Attention should be drawn to the sources that underlie this volume of the
EWIC. Though some chapters make full use of the excellent modern
scholarship being produced in Arabic, Persian, Turkish, and other languages
of the Islamic world, such cases are in the minority and many chapters cite
works only in English and to a lesser extent other Western languages (interestingly
enough, in one chapter only works in Russian are listed: 118—19). In
some cases this is understandable in light of the dominant position of English
in those fields. But in many other cases excellent scholarship in languages
of the Islamic world is simply ignored. The Bibliography continues this trend.
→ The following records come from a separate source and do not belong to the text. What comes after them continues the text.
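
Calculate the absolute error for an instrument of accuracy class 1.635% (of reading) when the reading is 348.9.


Absolute error = (accuracy% / 100) * reading.
Error = (1.635 / 100) * 348.9
Error = 0.01635 * 348.9
Error = 5.7045

5.7045


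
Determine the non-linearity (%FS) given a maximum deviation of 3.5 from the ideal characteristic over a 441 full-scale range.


Linearity error = (max deviation / full scale) * 100%.
Linearity = (3.5 / 441) * 100
Linearity = 0.794 %FS

0.794 %FS


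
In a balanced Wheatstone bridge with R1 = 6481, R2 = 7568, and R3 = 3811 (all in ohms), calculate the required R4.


At balance: R1*R4 = R2*R3, so R4 = R2*R3/R1.
R4 = 7568 * 3811 / 6481
R4 = 28841648 / 6481
R4 = 4450.18 ohm

4450.18 ohm


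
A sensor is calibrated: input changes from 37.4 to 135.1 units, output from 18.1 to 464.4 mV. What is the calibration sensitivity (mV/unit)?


Sensitivity = (y2 - y1) / (x2 - x1).
S = (464.4 - 18.1) / (135.1 - 37.4)
S = 446.3 / 97.7
S = 4.5681 mV/unit

4.5681 mV/unit


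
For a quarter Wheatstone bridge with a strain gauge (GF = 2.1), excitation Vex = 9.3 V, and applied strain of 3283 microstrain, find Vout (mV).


Quarter bridge output: Vout = (GF * epsilon * Vex) / 4.
Vout = (2.1 * 3283e-6 * 9.3) / 4
Vout = 0.06411699 / 4 V
Vout = 0.01602925 V = 16.0292 mV

16.0292 mV


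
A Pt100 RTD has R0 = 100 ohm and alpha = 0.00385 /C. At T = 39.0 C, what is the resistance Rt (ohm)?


The RTD equation: Rt = R0 * (1 + alpha * T).
Rt = 100 * (1 + 0.00385 * 39.0)
Rt = 100 * (1 + 0.15015)
Rt = 100 * 1.15015
Rt = 115.015 ohm

115.015 ohm


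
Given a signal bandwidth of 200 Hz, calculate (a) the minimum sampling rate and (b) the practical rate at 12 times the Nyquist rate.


By Nyquist theorem, fs_min = 2 * fmax.
fs_min = 2 * 200 = 400 Hz
Practical rate = 12 * fs_min = 12 * 400 = 4800 Hz

fs_min = 400 Hz, fs_practical = 4800 Hz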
While it is stated from the outset that works in these languages should not
be ignored, it is claimed that it has not been possible to include such studies
in this bibliography (447). Why not?
Finally, for such a broadly conceived work that is bound to be complex and
difficult to use, the index is entirely inadequate. Professional standards
of indexing suggest that a good index should be about a tenth of the size
of the book it covers, and insist that long strings of numbers must be avoided
— such strings reveal places where sub-entries need to be provided.
The index to EWIC I is very short in comparison to the size of the
volume, many important items have been missed out entirely, and quite a few
entries bear long lists of page numbers. The indices to the Bibliography are
far superior to those for the volume itself.
In sum, the EWIC is certainly a work for which there is a specific need, and
what JOSEPH and her colleagues are producing will undoubtedly be of great
value. At the same time, it is a first attempt in a rapidly growing field
and perhaps illustrates how a worthy undertaking nurtured by unlimited enthusiasm
can take on a life of its own. What we have here is an encyclopedia on a specific
topic that, when complete, will be about half the size of the Encyclopedia
of Islam and yet still reveal significant gaps and shortcomings.